Following their T20 whitewash of India, Australia started their ODI vigil in the subcontinent with two successive defeats. The religious followers of Indian cricket with its myriad constituents were up in arms, writing off Australia and the schadenfreude for the once greats was at an all-time high. The focus had suddenly shifted from India's perennial problem of finding a number 4 to Australia who seemingly looked toothless.

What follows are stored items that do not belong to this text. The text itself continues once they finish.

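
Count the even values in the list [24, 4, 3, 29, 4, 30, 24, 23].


Check each element:
  24 is even
  4 is even
  3 is odd
  29 is odd
  4 is even
  30 is even
  24 is even
  23 is odd
Evens: [24, 4, 4, 30, 24]
Count of evens = 5
Final answer: 5


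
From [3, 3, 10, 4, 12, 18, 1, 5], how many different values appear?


List all unique values:
Distinct values: [1, 3, 4, 5, 10, 12, 18]
Count = 7
Final answer: 7


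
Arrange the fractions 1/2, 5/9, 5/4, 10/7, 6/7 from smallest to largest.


Convert to decimal for comparison:
  1/2 = 0.5
  5/9 = 0.5556
  5/4 = 1.25
  10/7 = 1.4286
  6/7 = 0.8571
Decimals in increasing order: 0.5 < 0.5556 < 0.8571 < 1.25 < 1.4286
Writing each back as its fraction gives the sorted order.
Final answer: 1/2, 5/9, 6/7, 5/4, 10/7


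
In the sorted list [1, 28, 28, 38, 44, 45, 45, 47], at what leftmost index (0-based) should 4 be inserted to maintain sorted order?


List is sorted: [1, 28, 28, 38, 44, 45, 45, 47]
We need the leftmost position where 4 can be inserted, i.e. the first index whose element is >= 4 (or the end of the list if none is).
Binary search with low=0, high=8 (0-based indices):
  low=0, high=8, mid=4: a[4]=44 >= 4, so high = 4
  low=0, high=4, mid=2: a[2]=28 >= 4, so high = 2
  low=0, high=2, mid=1: a[1]=28 >= 4, so high = 1
  low=0, high=1, mid=0: a[0]=1 < 4, so low = 1
Now low = high = 1, so the insertion index is 1.
Final answer: 1


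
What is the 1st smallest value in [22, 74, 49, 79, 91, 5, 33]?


Sort ascending: [5, 22, 33, 49, 74, 79, 91]
The 1st element (1-indexed) is at index 0.
Value = 5
Final answer: 5


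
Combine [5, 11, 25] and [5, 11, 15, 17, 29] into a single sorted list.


List A: [5, 11, 25]
List B: [5, 11, 15, 17, 29]
Repeatedly compare the front elements and take the smaller:
  5 vs 5 -> take 5
  11 vs 5 -> take 5
  11 vs 11 -> take 11
  25 vs 11 -> take 11
  25 vs 15 -> take 15
  25 vs 17 -> take 17
  25 vs 29 -> take 25
  A is exhausted; append the rest of B: [29]
Final answer: [5, 5, 11, 11, 15, 17, 25, 29]


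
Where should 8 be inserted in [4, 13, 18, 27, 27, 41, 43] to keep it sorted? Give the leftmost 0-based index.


List is sorted: [4, 13, 18, 27, 27, 41, 43]
We need the leftmost position where 8 can be inserted, i.e. the first index whose element is >= 8 (or the end of the list if none is).
Binary search with low=0, high=7 (0-based indices):
  low=0, high=7, mid=3: a[3]=27 >= 8, so high = 3
  low=0, high=3, mid=1: a[1]=13 >= 8, so high = 1
  low=0, high=1, mid=0: a[0]=4 < 8, so low = 1
Now low = high = 1, so the insertion index is 1.
Final answer: 1


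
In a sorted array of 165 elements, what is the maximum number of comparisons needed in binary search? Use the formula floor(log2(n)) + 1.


Binary search halves the search space each step.
Maximum comparisons = floor(log2(165)) + 1
log2(165) = 7.3663
floor(log2(165)) = 7, so 7 + 1 = 8
Final answer: 8


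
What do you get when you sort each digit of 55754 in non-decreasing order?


The number 55754 has digits: 5, 5, 7, 5, 4
Sorted: 4, 5, 5, 5, 7
Joining the sorted digits gives the result.
Final answer: 45557


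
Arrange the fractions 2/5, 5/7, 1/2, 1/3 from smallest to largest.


Convert to decimal for comparison:
  2/5 = 0.4
  5/7 = 0.7143
  1/2 = 0.5
  1/3 = 0.3333
Decimals in increasing order: 0.3333 < 0.4 < 0.5 < 0.7143
Writing each back as its fraction gives the sorted order.
Final answer: 1/3, 2/5, 1/2, 5/7


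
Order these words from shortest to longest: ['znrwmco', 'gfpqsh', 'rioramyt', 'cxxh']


Compute lengths:
  'znrwmco' has length 7
  'gfpqsh' has length 6
  'rioramyt' has length 8
  'cxxh' has length 4
Lengths in increasing order: 4 < 6 < 7 < 8
Listing the words in that order gives the answer.
Final answer: ['cxxh', 'gfpqsh', 'znrwmco', 'rioramyt']


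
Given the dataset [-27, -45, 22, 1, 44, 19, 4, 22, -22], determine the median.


First, sort the list: [-45, -27, -22, 1, 4, 19, 22, 22, 44]
The list has 9 elements (odd count).
The middle index is 4 (0-based), and the element there is 4.
Final answer: 4


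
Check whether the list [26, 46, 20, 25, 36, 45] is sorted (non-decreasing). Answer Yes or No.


Check consecutive pairs:
  26 <= 46? True
  46 <= 20? False
  20 <= 25? True
  25 <= 36? True
  36 <= 45? True
1 consecutive pair(s) are out of order, so the list is not sorted.
Final answer: No


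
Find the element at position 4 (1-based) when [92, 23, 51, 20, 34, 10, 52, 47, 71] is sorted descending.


Sort descending: [92, 71, 52, 51, 47, 34, 23, 20, 10]
The 4th element (1-indexed) is at index 3.
Value = 51
Final answer: 51


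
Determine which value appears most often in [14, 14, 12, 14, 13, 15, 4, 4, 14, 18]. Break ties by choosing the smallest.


Count the frequency of each value:
  4 appears 2 time(s)
  12 appears 1 time(s)
  13 appears 1 time(s)
  14 appears 4 time(s)
  15 appears 1 time(s)
  18 appears 1 time(s)
Maximum frequency is 4.
Only 14 reaches that frequency, so it is the mode.
Final answer: 14


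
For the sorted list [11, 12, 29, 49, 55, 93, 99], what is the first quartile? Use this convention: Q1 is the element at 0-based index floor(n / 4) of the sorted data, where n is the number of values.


The list has n = 7 elements.
Q1 index = floor(7 / 4) = floor(1.75) = 1
Counting from index 0 in the sorted data, the element at index 1 is 12.
Final answer: 12


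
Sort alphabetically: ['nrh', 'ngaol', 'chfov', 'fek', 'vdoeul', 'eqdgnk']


Compare strings character by character (the first differing letter decides):
  'chfov' < 'eqdgnk' since 'c' < 'e' at position 1
  'eqdgnk' < 'fek' since 'e' < 'f' at position 1
  'fek' < 'ngaol' since 'f' < 'n' at position 1
  'ngaol' < 'nrh' since 'g' < 'r' at position 2
  'nrh' < 'vdoeul' since 'n' < 'v' at position 1
Chaining these comparisons gives the alphabetical order.
Final answer: ['chfov', 'eqdgnk', 'fek', 'ngaol', 'nrh', 'vdoeul']


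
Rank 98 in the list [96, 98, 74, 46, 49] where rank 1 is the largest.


Sort descending: [98, 96, 74, 49, 46]
Find 98 in the sorted list.
98 is at position 1.
Final answer: 1


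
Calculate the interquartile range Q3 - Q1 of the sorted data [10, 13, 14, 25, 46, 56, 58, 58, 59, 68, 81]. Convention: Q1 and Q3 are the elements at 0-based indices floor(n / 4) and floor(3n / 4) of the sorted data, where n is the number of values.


The data has n = 11 elements.
Q1 index = floor(11 / 4) = floor(2.75) = 2; Q3 index = floor(3 * 11 / 4) = floor(8.25) = 8
Q1 = element at index 2 = 14
Q3 = element at index 8 = 59
IQR = 59 - 14 = 45
Final answer: 45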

The fact that India got out of jail in both victories was conveniently overlooked. In the first ODI, India was reduced to 99-4 in the 24th over in pursuit of 237 for victory. The Zen-like MS Dhoni and the street smartness of Kedar Jadhav bailed India out on that occasion. In the second ODI, it was Jasprit Bumrah's death bowling that choked the Aussie chase but hardly did India look convincing in their triumphs.

India vs Australia
Australia with the T20 series trophy.Robert Cianflone/Getty Images

For a long while in the third ODI, it seemed India had a chance to finish the series off as chase master Kohli seemed to single-handedly hare down a target of 314. But 123 off 95 was not enough as the supporting cast took the day off and the protagonist was left scratching his head. From thereon in, with Dhoni rested, India completely lost the plot to capitulate two more times to concede the series and captain Virat Kohli's spotless record at home.

While India was not able to find any definitive conclusion to their number 4 worry, Australia found a lot of answers on top of some very good questions – how will we fit the returning David Warner and Steve Smith in this group of high performers? Which fast bowler will we leave out to accommodate Mitchell Starc?

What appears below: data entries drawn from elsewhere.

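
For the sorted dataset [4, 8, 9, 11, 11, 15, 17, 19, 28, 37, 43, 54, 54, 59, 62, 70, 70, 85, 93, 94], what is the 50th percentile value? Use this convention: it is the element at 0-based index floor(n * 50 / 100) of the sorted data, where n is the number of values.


The dataset has n = 20 elements.
Index = floor(20 * 50 / 100) = floor(1000 / 100) = floor(10) = 10
Counting from index 0 in the sorted data, the element at index 10 is 43.
Final answer: 43


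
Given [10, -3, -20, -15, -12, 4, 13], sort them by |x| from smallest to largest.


Compute absolute values:
  |10| = 10
  |-3| = 3
  |-20| = 20
  |-15| = 15
  |-12| = 12
  |4| = 4
  |13| = 13
Absolute values in increasing order: 3 < 4 < 10 < 12 < 13 < 15 < 20
Listing the original numbers in that order gives the answer.
Final answer: [-3, 4, 10, -12, 13, -15, -20]


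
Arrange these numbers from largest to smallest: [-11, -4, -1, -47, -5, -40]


Original list: [-11, -4, -1, -47, -5, -40]
Repeatedly take the largest remaining element:
  Remaining [-11, -4, -1, -47, -5, -40] -> largest is -1
  Remaining [-11, -4, -47, -5, -40] -> largest is -4
  Remaining [-11, -47, -5, -40] -> largest is -5
  Remaining [-11, -47, -40] -> largest is -11
  Remaining [-47, -40] -> largest is -40
  Remaining [-47] -> largest is -47
Collecting the picks in order gives the descending list.
Final answer: [-1, -4, -5, -11, -40, -47]


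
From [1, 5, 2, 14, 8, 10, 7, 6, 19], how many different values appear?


List all unique values:
Distinct values: [1, 2, 5, 6, 7, 8, 10, 14, 19]
Count = 9
Final answer: 9


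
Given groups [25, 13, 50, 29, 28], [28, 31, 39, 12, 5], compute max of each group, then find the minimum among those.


Find max of each group:
  Group 1: [25, 13, 50, 29, 28] -> max = 50
  Group 2: [28, 31, 39, 12, 5] -> max = 39
Maxes: [50, 39]
Minimum of maxes = 39
Final answer: 39


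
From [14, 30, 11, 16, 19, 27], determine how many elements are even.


Check each element:
  14 is even
  30 is even
  11 is odd
  16 is even
  19 is odd
  27 is odd
Evens: [14, 30, 16]
Count of evens = 3
Final answer: 3


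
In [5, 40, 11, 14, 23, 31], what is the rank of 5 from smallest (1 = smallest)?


Sort ascending: [5, 11, 14, 23, 31, 40]
Find 5 in the sorted list.
5 is at position 1 (1-indexed).
Final answer: 1


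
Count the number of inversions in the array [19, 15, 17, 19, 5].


For each element, count the later elements that are smaller than it:
  19 (index 0): smaller elements after it = [15, 17, 5] -> 3
  15 (index 1): smaller elements after it = [5] -> 1
  17 (index 2): smaller elements after it = [5] -> 1
  19 (index 3): smaller elements after it = [5] -> 1
Total inversions = 3 + 1 + 1 + 1 = 6
Final answer: 6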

The Australian juggernaut then headed further east to the United Arab Emirates where they took on Pakistan. The outcome was something Australians of the yore had gotten used to – a clean sweep. Skipper Aaron Finch, who looked completely lost in the international arena, suddenly rediscovered his mojo to score two centuries and two half-centuries. Glenn Maxwell became the 'Big Show' again as he scored 70 off 33 balls and Adam Zampa kept heightening his ever-growing reputation.

"A lot of people were writing us off, not in just the one-day cricket but in all forms of the game. It's been really positive last couple of months and we have been building nicely," said skipper Finch after their middle-east sojourn. "There will be some unlucky guys," quipped the captain when asked about World Cup selection.

Glenn Maxwell
Glenn Maxwell at his destructive best.Robert Cianflone/Getty Images

India followed by Sharjah, Abu Dhabi and Dubai set in stone the age-old truth in the game of cricket – if the World Cup is around the corner, Australia is a force to reckon with. The defending champions are the most successful team in the history of the game in the quadrennial tournament with each of their five triumphs coming in different continents.

World Cup triumphs in 1987 - India, Asia; 1999 - England, Europe; 2003 - South Africa, Africa; 2007 - the Caribbean, North America; 2015 - home, Australia and 2019? Never count the Australians out.